- This Milestone 2 LP set has outstanding sound on all four sides
- We know of no better way to hear these legendary mono recordings – these are by far the best sounding pressings of both these albums we’ve yet to play
- The 1979 transfers of tape to disc by David Turner are superb in all respects – this is remastering done right
- 4 1/2 stars: “When Thelonious Monk first signed with Riverside Records in 1955, producer Orrin Keepnews thought that it would be a good idea for the unrecognized giant to record an album of Duke Ellington compositions and follow it up with a set of standards so as to discount his eccentric and forbidding image. The results were quite satisfying, trio performances that made Monk’s playing seem more accessible to the regular jazz audience without watering down his style.”
This vintage Milestone pressing has the kind of Tubey Magical Midrange that modern records can barely BEGIN to reproduce. Folks, that sound is gone and it sure isn’t showing signs of coming back. If you love hearing INTO a recording, actually being able to “see” the performers, and feeling as if you are sitting in the studio with the band, this is the record for you. It’s what vintage all analog recordings are known for — this sound.
If you exclusively play modern repressings of vintage recordings, I can say without fear of contradiction that you have never heard this kind of sound on vinyl. Old records have it — not often, and certainly not always — but maybe one out of a hundred new records do, and those are some pretty long odds.
What the best sides of The Riverside Trios have to offer is not hard to hear:
- The biggest, most immediate staging in the largest acoustic space
- The most Tubey Magic, without which you have almost nothing. CDs give you clean and clear. Only the best vintage vinyl pressings offer the kind of Tubey Magic that was on the tapes in 1956
- Tight, note-like, rich, full-bodied bass, with the correct amount of weight down low
- Natural tonality in the midrange — with all the instruments having the correct timbre
- Transparency and resolution, critical to hearing into the three-dimensional studio space
No doubt there’s more but we hope that should do for now. Playing the record is the only way to hear all of the qualities we discuss above, and playing the best pressings against a pile of other copies under rigorously controlled conditions is the only way to find a pressing that sounds as good as this one does.

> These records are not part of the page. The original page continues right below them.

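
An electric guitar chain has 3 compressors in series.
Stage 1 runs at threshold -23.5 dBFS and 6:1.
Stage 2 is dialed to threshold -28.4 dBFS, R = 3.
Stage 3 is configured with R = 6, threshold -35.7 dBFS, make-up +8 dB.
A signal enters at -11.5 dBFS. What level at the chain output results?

-26.1 dBFS

Stage 1: -11.5 dBFS is 12 dB over -23.5 dBFS; at 6:1 that becomes 2 dB over, giving -21.5 dBFS.
Stage 2: overshoot 6.9 dB → 6.9/3 = 2.3 dB → -26.1 dBFS.
Stage 3: -26.1 dBFS is 9.6 dB over -35.7 dBFS; at 6:1 that becomes 1.6 dB over, giving -34.1 dBFS; +8 dB make-up → -26.1 dBFS.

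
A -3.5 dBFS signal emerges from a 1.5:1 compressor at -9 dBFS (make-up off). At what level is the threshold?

Input is 16.5 dB above T (since output overshoot × R = input overshoot: (-9 − T)·1.5 = -3.5 − T gives T = -20 dBFS).
Check: -20 + (-3.5 − (-20))/1.5 = -20 + 11 = -9 dBFS. ✓

-20 dBFS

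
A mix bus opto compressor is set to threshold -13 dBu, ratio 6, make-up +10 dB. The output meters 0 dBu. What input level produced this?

5 dBu

Remove make-up: 0 − 10 = -10 dBu.
Post-compression overshoot = -10 − (-13) = 3 dB.
Input overshoot = R × output overshoot = 18 dB → input = -13 + 18 = 5 dBu.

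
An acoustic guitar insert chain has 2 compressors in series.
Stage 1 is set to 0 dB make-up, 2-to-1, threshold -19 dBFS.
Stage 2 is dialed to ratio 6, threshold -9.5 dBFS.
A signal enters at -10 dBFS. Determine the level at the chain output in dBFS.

Stage 1: 9 dB above -19 dBFS, reduced 2:1 to 4.5 dB above → -14.5 dBFS.
Stage 2: -14.5 dBFS is at or below the -9.5 dBFS threshold — no compression; output -14.5 dBFS.

-14.5 dBFS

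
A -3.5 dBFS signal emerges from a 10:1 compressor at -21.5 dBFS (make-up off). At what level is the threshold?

-23.5 dBFS

Input is 20 dB above T (since output overshoot × R = input overshoot: (-21.5 − T)·10 = -3.5 − T gives T = -23.5 dBFS).
Check: -23.5 + (-3.5 − (-23.5))/10 = -23.5 + 2 = -21.5 dBFS. ✓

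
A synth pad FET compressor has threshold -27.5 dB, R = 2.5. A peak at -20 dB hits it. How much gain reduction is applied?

4.5 dB

The signal is 7.5 dB above threshold.
After 2.5:1 compression the overshoot becomes 7.5/2.5 = 3 dB.
GR = overshoot in − overshoot out = 7.5 − 3 = 4.5 dB.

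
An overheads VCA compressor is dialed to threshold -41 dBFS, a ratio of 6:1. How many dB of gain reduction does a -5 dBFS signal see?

30 dB

The signal is 36 dB above threshold.
A 6:1 ratio leaves 6 dB of that excess.
So the signal is attenuated by 36 − 6 = 30 dB.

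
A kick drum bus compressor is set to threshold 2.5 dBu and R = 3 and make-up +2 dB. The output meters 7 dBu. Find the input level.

Before make-up, the level was 7 − 2 = 5 dBu.
Post-compression overshoot = 5 − 2.5 = 2.5 dB.
Before 3:1 compression the overshoot was 2.5 × 3 = 7.5 dB, so input = 2.5 + 7.5 = 10 dBu.

10 dBu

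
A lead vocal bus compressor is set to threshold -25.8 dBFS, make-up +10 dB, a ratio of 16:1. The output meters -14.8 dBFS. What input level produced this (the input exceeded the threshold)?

Remove make-up: -14.8 − 10 = -24.8 dBFS.
The compressed level sits -24.8 − (-25.8) = 1 dB over threshold.
Undo the ratio: input overshoot = 1 × 16 = 16 dB, giving input = -9.8 dBFS.

-9.8 dBFS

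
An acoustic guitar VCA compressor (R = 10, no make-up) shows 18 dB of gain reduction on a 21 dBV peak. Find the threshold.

Gain reduction = 21 − 3 = 18 dB; output overshoot = GR / (R − 1) = 18 / 9 = 2 dB.
Threshold = output − output overshoot = 3 − 2 = 1 dBV.

1 dBV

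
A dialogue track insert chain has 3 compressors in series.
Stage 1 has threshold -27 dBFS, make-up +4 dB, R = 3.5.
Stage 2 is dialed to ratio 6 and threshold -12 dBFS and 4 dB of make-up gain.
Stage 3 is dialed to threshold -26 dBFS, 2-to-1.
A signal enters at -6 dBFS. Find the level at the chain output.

-19.5 dBFS

Stage 1: -6 dBFS is 21 dB over -27 dBFS; at 3.5:1 that becomes 6 dB over, giving -21 dBFS; +4 dB make-up → -17 dBFS.
Stage 2: -17 dBFS ≤ -12 dBFS, so stage 2 doesn't engage; make-up brings it to -13 dBFS.
Stage 3: 13 dB above -26 dBFS, reduced 2:1 to 6.5 dB above → -19.5 dBFS.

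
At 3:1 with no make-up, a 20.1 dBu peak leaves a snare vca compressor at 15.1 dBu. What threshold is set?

Gain reduction = 20.1 − 15.1 = 5 dB; output overshoot = GR / (R − 1) = 5 / 2 = 2.5 dB.
Threshold = output − output overshoot = 15.1 − 2.5 = 12.6 dBu.

12.6 dBu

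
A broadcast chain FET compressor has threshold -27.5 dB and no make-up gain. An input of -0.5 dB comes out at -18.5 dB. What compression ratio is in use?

3:1

Input overshoot = -0.5 − (-27.5) = 27 dB; output overshoot = -18.5 − (-27.5) = 9 dB.
Ratio = 27 / 9 = 3.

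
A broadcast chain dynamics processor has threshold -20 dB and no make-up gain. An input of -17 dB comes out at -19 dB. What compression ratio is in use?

3:1

Input overshoot = -17 − (-20) = 3 dB; output overshoot = -19 − (-20) = 1 dB.
Ratio = 3 / 1 = 3.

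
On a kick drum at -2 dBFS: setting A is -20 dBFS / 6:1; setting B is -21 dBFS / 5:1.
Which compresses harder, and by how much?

B, by 0.2 dB

A: overshoot 18 dB → output overshoot 3 dB → GR 15 dB.
B: overshoot 19 dB → output overshoot 3.8 dB → GR 15.2 dB.
B reduces 0.2 dB more.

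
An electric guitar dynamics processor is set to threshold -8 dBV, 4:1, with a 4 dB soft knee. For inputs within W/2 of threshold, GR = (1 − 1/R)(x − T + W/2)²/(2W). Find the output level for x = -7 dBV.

x − T + W/2 = -7 − (-8) + 2 = 3.
GR = (1 − 1/4) × 3² / 8 = 0.75 × 9 / 8 = 0.84375 dB.
Output = -7 − 0.84375 = -7.84375 dBV.

-7.84375 dBV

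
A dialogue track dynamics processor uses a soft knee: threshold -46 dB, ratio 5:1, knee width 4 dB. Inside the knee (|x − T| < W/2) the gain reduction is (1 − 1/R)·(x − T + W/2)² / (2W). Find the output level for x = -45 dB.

-45.9 dB

x − T + W/2 = -45 − (-46) + 2 = 3.
GR = (1 − 1/5) × 3² / 8 = 0.8 × 9 / 8 = 0.9 dB.
Output = -45 − 0.9 = -45.9 dB.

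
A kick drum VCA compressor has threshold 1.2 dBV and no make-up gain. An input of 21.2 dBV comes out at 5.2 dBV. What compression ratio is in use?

5:1

Input overshoot = 21.2 − 1.2 = 20 dB; output overshoot = 5.2 − 1.2 = 4 dB.
Ratio = 20 / 4 = 5.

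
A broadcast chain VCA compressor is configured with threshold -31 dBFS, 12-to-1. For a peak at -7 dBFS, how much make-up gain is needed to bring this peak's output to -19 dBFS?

Overshoot 24 dB → 24/12 = 2 dB after compression, so the compressed level is -31 + 2 = -29 dBFS.
Make-up = target − compressed = -19 − (-29) = 10 dB.

10 dB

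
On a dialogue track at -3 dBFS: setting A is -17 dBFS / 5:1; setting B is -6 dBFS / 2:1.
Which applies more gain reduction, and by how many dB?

A: GR = 14 − 14/5 = 11.2 dB.
B: GR = 3 − 3/2 = 1.5 dB.
A reduces 9.7 dB more.

A, by 9.7 dB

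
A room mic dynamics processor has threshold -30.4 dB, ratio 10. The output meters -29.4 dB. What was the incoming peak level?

The compressed level sits -29.4 − (-30.4) = 1 dB over threshold.
Before 10:1 compression the overshoot was 1 × 10 = 10 dB, so input = -30.4 + 10 = -20.4 dB.

-20.4 dB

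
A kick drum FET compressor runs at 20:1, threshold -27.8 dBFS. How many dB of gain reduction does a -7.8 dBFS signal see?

19 dB

Overshoot = -7.8 − (-27.8) = 20 dB.
At 20:1, output sits 20/20 = 1 dB above threshold.
GR = overshoot in − overshoot out = 20 − 1 = 19 dB.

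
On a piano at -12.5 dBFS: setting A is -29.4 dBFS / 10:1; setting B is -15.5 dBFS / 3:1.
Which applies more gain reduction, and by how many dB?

A, by 13.21 dB

A: 16.9 dB over, compressed to 1.69 dB over, so 15.21 dB of GR.
B: 3 dB over, compressed to 1 dB over, so 2 dB of GR.
Difference: 13.21 dB in favour of A.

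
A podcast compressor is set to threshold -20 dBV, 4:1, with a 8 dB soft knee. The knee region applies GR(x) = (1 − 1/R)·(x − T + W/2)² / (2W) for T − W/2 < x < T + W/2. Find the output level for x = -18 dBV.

-19.6875 dBV

x − T + W/2 = -18 − (-20) + 4 = 6.
GR = (1 − 1/4) × 6² / 16 = 0.75 × 36 / 16 = 1.6875 dB.
Output = -18 − 1.6875 = -19.6875 dBV.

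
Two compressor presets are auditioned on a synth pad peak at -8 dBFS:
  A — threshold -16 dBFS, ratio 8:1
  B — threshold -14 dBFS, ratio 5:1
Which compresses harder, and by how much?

A, by 2.2 dB

A: GR = 8 − 8/8 = 7 dB.
B: GR = 6 − 6/5 = 4.8 dB.
A applies 2.2 dB more gain reduction.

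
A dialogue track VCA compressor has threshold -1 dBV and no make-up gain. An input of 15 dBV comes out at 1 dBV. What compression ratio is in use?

8:1

Input overshoot = 15 − (-1) = 16 dB; output overshoot = 1 − (-1) = 2 dB.
Ratio = 16 / 2 = 8.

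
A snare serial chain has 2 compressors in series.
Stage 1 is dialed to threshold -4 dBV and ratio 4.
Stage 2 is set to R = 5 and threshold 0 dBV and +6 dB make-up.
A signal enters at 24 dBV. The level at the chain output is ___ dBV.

Stage 1: 28 dB above -4 dBV, reduced 4:1 to 7 dB above → 3 dBV.
Stage 2: overshoot 3 dB → 3/5 = 0.6 dB → 0.6 dBV; +6 dB make-up → 6.6 dBV.

6.6 dBV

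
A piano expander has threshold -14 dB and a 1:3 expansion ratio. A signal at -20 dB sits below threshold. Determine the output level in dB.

The input is 6 dB below the -14 dB threshold.
A 1:3 expander multiplies undershoot by 3: 6 × 3 = 18 dB below threshold.
Output = -14 − 18 = -32 dB.

-32 dB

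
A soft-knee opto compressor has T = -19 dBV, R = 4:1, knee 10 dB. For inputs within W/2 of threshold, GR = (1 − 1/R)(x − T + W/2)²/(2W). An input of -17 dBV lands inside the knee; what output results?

-18.8375 dBV

x − T + W/2 = -17 − (-19) + 5 = 7.
GR = (1 − 1/4) × 7² / 20 = 0.75 × 49 / 20 = 1.8375 dB.
Output = -17 − 1.8375 = -18.8375 dBV.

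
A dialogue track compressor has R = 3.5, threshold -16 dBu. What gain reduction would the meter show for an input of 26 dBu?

Overshoot = 26 − (-16) = 42 dB.
A 3.5:1 ratio leaves 12 dB of that excess.
So the signal is attenuated by 42 − 12 = 30 dB.

30 dB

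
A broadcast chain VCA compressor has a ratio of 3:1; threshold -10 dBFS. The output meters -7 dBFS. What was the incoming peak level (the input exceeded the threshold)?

Post-compression overshoot = -7 − (-10) = 3 dB.
Input overshoot = R × output overshoot = 9 dB → input = -10 + 9 = -1 dBFS.

-1 dBFS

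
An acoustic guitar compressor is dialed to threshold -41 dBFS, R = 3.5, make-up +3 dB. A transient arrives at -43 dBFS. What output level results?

-43 dBFS is 2 dB below the -41 dBFS threshold, so no gain reduction is applied.
Make-up gain adds 3 dB: -43 + 3 = -40 dBFS.

-40 dBFS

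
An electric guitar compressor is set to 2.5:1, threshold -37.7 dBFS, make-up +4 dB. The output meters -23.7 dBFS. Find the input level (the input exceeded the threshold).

Remove make-up: -23.7 − 4 = -27.7 dBFS.
The compressed level sits -27.7 − (-37.7) = 10 dB over threshold.
Input overshoot = R × output overshoot = 25 dB → input = -37.7 + 25 = -12.7 dBFS.

-12.7 dBFS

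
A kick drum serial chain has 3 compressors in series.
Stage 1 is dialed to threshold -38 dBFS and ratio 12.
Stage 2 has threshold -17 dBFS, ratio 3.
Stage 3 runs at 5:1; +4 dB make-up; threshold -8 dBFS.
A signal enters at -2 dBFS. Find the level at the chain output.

-31 dBFS

Stage 1: -2 dBFS is 36 dB over -38 dBFS; at 12:1 that becomes 3 dB over, giving -35 dBFS.
Stage 2: -35 dBFS ≤ -17 dBFS, so stage 2 doesn't engage; output -35 dBFS.
Stage 3: -35 dBFS is at or below the -8 dBFS threshold — no compression; make-up brings it to -31 dBFS.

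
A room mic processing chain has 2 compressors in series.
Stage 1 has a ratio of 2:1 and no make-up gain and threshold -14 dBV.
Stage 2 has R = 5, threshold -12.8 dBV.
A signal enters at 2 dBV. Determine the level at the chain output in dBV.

Stage 1: 16 dB above -14 dBV, reduced 2:1 to 8 dB above → -6 dBV.
Stage 2: overshoot 6.8 dB → 6.8/5 = 1.36 dB → -11.44 dBV.

-11.44 dBV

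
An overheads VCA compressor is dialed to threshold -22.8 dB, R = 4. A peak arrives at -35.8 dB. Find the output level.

-35.8 dB

-35.8 dB is 13 dB below the -22.8 dB threshold, so no gain reduction is applied.
Output = input = -35.8 dB.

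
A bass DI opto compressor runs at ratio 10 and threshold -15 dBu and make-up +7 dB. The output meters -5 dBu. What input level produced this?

Stripping the +7 dB make-up gives -12 dBu at the gain stage.
Post-compression overshoot = -12 − (-15) = 3 dB.
Before 10:1 compression the overshoot was 3 × 10 = 30 dB, so input = -15 + 30 = 15 dBu.

15 dBu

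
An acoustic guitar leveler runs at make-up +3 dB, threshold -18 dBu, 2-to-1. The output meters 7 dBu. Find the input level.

Before make-up, the level was 7 − 3 = 4 dBu.
That's 22 dB above the -18 dBu threshold.
Undo the ratio: input overshoot = 22 × 2 = 44 dB, giving input = 26 dBu.

26 dBu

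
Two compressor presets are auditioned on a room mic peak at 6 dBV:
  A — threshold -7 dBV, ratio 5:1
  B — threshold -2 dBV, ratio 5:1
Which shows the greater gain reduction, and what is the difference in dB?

A, by 4 dB

A: GR = 13 − 13/5 = 10.4 dB.
B: GR = 8 − 8/5 = 6.4 dB.
Difference: 4 dB in favour of A.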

If you have full-range speakers some of the qualities you may recognize in the sound of the piano are WEIGHT and WARMTH. The piano is not hard, brittle or tinkly. Instead the best copies show you a wonderfully full-bodied, warm, rich, smooth piano, one which sounds remarkably like the ones we’ve all heard countless times in piano bars and restaurants.
In other words like a real piano, not a recorded one. This is what we look for in a good piano recording. Bad mastering can ruin the sound, and often does, along with worn out stampers and bad vinyl and five gram needles that scrape off the high frequencies. But a few — a very few — copies survive all such hazards. They manage to reproduce the full spectrum of the piano’s wide range (and of course the wonderful performance of the pianist) on vintage vinyl, showing us the kind of sound we simply cannot find any other way.
What We’re Listening For on The Riverside Trios
- Energy for starters. What could be more important than the life of the music?
- The Big Sound comes next — wall to wall, lots of depth, huge space, three-dimensionality, all that sort of thing.
- Then transient information — fast, clear, sharp attacks, not the smear and thickness so common to these LPs.
- Tight punchy bass — which ties in with good transient information, also the issue of frequency extension further down.
- Next: transparency — the quality that allows you to hear deep into the soundfield, showing you the space and air around all the instruments.
- Extend the top and bottom and voila, you have The Real Thing — an honest to goodness Hot Stamper.
It Don’t Mean A Thing (If It Ain’t Got That Swing)
I Got It Bad (And That Ain’t Good)
Black And Tan Fantasy
I Let A Song Go Out Of My Heart
Memories Of You
Darn That Dream
Tea For Two
You Are Too Beautiful
Just You, Just Me
AMG 4 1/2 Star Review
When Thelonious Monk first signed with Riverside Records in 1955, producer Orrin Keepnews thought that it would be a good idea for the unrecognized giant to record an album of Duke Ellington compositions and follow it up with a set of standards so as to discount his eccentric and forbidding image. The results were quite satisfying, trio performances with bassist Oscar Pettiford and either Kenny Clarke or Art Blakey on drums that made Monk’s playing seem more accessible to the regular jazz audience without watering down his style. This two-LP set contains both albums (the program of Ellington’s music is particularly unique) and is very enjoyable.